Chez les esprits suffisamment sensibles, la contemplation de ce que nous prenons pour réel est, me semble-t-il, toujours suivie d’une certaine satisfaction esthétique – qui dépend elle-même de sa réalité supposée. Le simple fait qu’une chose existe lui confère dignité et saveur. Ainsi, comme le souligne Balfour dans Théisme et humanisme (un livre d’ailleurs trop peu lu), il y a de nombreux faits historiques que nous n’apprécierions guère pour leur humour ou leur pathétique, si nous les prenions pour de la pure fiction ; mais dès que nous sommes convaincus de leur réalité, ils nous font éprouver, en plus d’une satisfaction intellectuelle, un certain plaisir esthétique.
Le récit de la Guerre de Troie et celui des guerres napoléoniennes nous procurent l’un et l’autre un effet esthétique. Pourtant, cet effet n’est pas le même pour les deux récits, et la différence ne tient pas qu’au fait qu’il s’agit d’histoires différentes, même si nous ne croyions à la réalité d’aucune d’entre elles. Le genre de plaisir que procure le récit des guerres napoléoniennes ne diffère de l’autre que du fait que nous croyons en leur réalité. Une idée tenue pour vraie est ressentie d’une autre façon qu’une idée dépourvue de réalité. Et si j’en crois ma propre expérience, cette saveur particulière ne va jamais sans une sorte très spéciale de plaisir imaginatif. Il est donc absolument exact que le chrétien prend plaisir, esthétiquement parlant, à sa conception du monde, une fois qu’il l’a acceptée comme vraie. D’ailleurs, à mon avis, tout homme prend plaisir à la conception du monde qu’il a adoptée ; car la pesanteur et la finalité du réel constituent en elles-mêmes des stimulants d’ordre esthétique. Dans ce sens, le christianisme, ainsi que le culte de l’élan vital, le marxisme, le freudisme deviennent pour ainsi dire de la « poésie » pour leurs adeptes. Mais cela ne signifie nullement que ceux-ci les ont choisis pour cette raison. Bien au contraire, cette forme de « poésie » est le résultat et non la cause de leur croyance. De même, la théologie est pour moi de la poésie parce que j’y crois ; mais ce n’est pas parce qu’elle est de la poésie que j’y crois.
Si l’on accuse la théologie de n’être que de la poésie, et si cela revient à dire que les chrétiens croient à la théologie parce qu’ils y ont trouvé, avant d’avoir la foi, la conception du monde poétiquement parlant la plus attrayante, une telle accusation me semble on ne peut moins valable. Il se peut qu’il y ait des preuves à l’appui d’une telle accusation, mais je ne les connais pas. J’ai par contre d’autres preuves qui vont tout à fait à son encontre.

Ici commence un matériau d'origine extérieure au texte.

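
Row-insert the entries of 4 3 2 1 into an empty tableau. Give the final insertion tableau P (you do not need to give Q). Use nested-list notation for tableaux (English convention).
Insert 4: appended to row 1. P = [[4]].
Insert 3: 3 bumps 4 from row 1; 4 starts row 2. P = [[3], [4]].
Insert 2: 2 bumps 3 from row 1; 3 bumps 4 from row 2; 4 starts row 3. P = [[2], [3], [4]].
Insert 1: 1 bumps 2 from row 1; 2 bumps 3 from row 2; 3 bumps 4 from row 3; 4 starts row 4. P = [[1], [2], [3], [4]].

So P = [[1], [2], [3], [4]].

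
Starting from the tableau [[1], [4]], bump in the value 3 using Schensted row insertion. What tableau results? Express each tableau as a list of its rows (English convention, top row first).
3 is larger than every entry of row 1, so it is appended to row 1. The new tableau is [[1, 3], [4]].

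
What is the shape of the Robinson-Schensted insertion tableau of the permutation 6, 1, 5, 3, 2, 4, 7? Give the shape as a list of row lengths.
[4, 1, 1, 1]

Row-insert each entry into an empty tableau.

After inserting 6: P = [[6]].
After inserting 1: P = [[1], [6]].
After inserting 5: P = [[1, 5], [6]].
After inserting 3: P = [[1, 3], [5], [6]].
After inserting 2: P = [[1, 2], [3], [5], [6]].
After inserting 4: P = [[1, 2, 4], [3], [5], [6]].
After inserting 7: P = [[1, 2, 4, 7], [3], [5], [6]].

The final insertion tableau P = [[1, 2, 4, 7], [3], [5], [6]] has shape [4, 1, 1, 1].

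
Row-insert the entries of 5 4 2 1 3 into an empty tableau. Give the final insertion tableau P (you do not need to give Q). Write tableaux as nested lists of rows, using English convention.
Insert 5: appended to row 1. P = [[5]].
Insert 4: 4 bumps 5 from row 1; 5 starts row 2. P = [[4], [5]].
Insert 2: 2 bumps 4 from row 1; 4 bumps 5 from row 2; 5 starts row 3. P = [[2], [4], [5]].
Insert 1: 1 bumps 2 from row 1; 2 bumps 4 from row 2; 4 bumps 5 from row 3; 5 starts row 4. P = [[1], [2], [4], [5]].
Insert 3: appended to row 1. P = [[1, 3], [2], [4], [5]].

So P = [[1, 3], [2], [4], [5]].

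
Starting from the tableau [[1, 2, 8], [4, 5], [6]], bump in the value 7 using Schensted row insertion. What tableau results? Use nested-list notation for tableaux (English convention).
[[1, 2, 7], [4, 5, 8], [6]]

In row 1, 7 replaces 8 (the leftmost entry greater than 7); 8 is bumped to row 2. 8 is appended to row 2. The new tableau is [[1, 2, 7], [4, 5, 8], [6]].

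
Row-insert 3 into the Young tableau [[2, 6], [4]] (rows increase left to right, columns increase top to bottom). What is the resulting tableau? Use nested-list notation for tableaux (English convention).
[[2, 3], [4, 6]]

In row 1, 3 replaces 6 (the leftmost entry greater than 3); 6 is bumped to row 2. 6 is appended to row 2. The new tableau is [[2, 3], [4, 6]].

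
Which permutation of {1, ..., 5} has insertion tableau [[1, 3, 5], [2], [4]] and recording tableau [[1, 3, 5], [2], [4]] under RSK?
Reverse the RSK construction: for i from n down to 1, find the cell of Q containing i, remove the entry at that cell from P, and reverse-bump it up through P; the value ejected from row 1 is w(i).

Step i=5: Q has 5 at row 1, column 3; remove that cell from P, ejecting 5. So w(5) = 5. P is now [[1, 3], [2], [4]].
Step i=4: Q has 4 at row 3, column 1; remove 4 from row 3 of P and reverse-bump: 4 enters row 2 and ejects 2; 2 enters row 1 and ejects 1. So w(4) = 1. P is now [[2, 3], [4]].
Step i=3: Q has 3 at row 1, column 2; remove that cell from P, ejecting 3. So w(3) = 3. P is now [[2], [4]].
Step i=2: Q has 2 at row 2, column 1; remove 4 from row 2 of P and reverse-bump: 4 enters row 1 and ejects 2. So w(2) = 2. P is now [[4]].
Step i=1: Q has 1 at row 1, column 1; remove that cell from P, ejecting 4. So w(1) = 4. P is now [].

So w = 4 2 3 1 5.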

Je ne prétends pas, bien sûr, que même avant que l’on y croie, la théologie n’ait pas une certaine valeur esthétique. Mais à cet égard, je ne la trouve pas supérieure à la plupart de ses rivales. Réfléchissez un instant à l’énorme prétention esthétique de sa principale rivale d’aujourd’hui – que l’on pourrait appeler, sans vouloir être trop précis, la conception scientifique du monde 1 présentée par M. Wells et ses disciples.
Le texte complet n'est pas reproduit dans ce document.